On Feb. 5, a three-judge federal court panel ruled North Carolina’s 1st and 12th U.S. congressional districts are unconstitutional because they were gerrymandered along racial lines, and the court ordered the N.C. General Assembly to redraw the districts within two weeks. The state filed an emergency appeal of this ruling with the U.S. Supreme Court on Feb. 8.
"That Justice Scalia has died before a decision on the appeal has been announced very likely means the General Assembly will be required to redraw new congressional districts and have them approved by the federal court before any election for Congress can take place in North Carolina,” says Haynie, an associate professor of political science and African and African-American Studies.
“The state needs five justices to vote in favor of its appeal. Without Justice Scalia, the best possible outcome for the state is a 4-4 decision. In deadlocked decisions like this, the lower court ruling stands, which in this case means the state would be required to draw new U.S. congressional districts before congressional election primaries can proceed. Because it is unlikely the General Assembly can draw new districts in time for voters to become reasonably educated about them before the scheduled March 15th primary, it is likely the primary will be moved to the spring or summer.”
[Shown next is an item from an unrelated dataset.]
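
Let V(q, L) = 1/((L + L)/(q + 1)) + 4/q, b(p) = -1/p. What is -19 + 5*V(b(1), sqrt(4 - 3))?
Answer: -39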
Haynie, whose research and teaching interests include race and ethnic politics, legislative processes and state-level politics, notes that any new congressional districts must be approved by the federal courts. "It is unlikely that a replacement for Justice Scalia will be confirmed before a new president is sworn in. This means that federal oversight decisions of new N.C. congressional districts will ultimately come from federal appellate courts. A majority of the judges in the relevant circuits were appointed by Democratic presidents. This suggests a Democratic advantage in the redistricting dispute.”
Haynie is the director of the Center for the Study of Race, Ethnicity, and Gender in the Social Sciences, and co-director of the Duke Council on Race and Ethnicity (DCORE).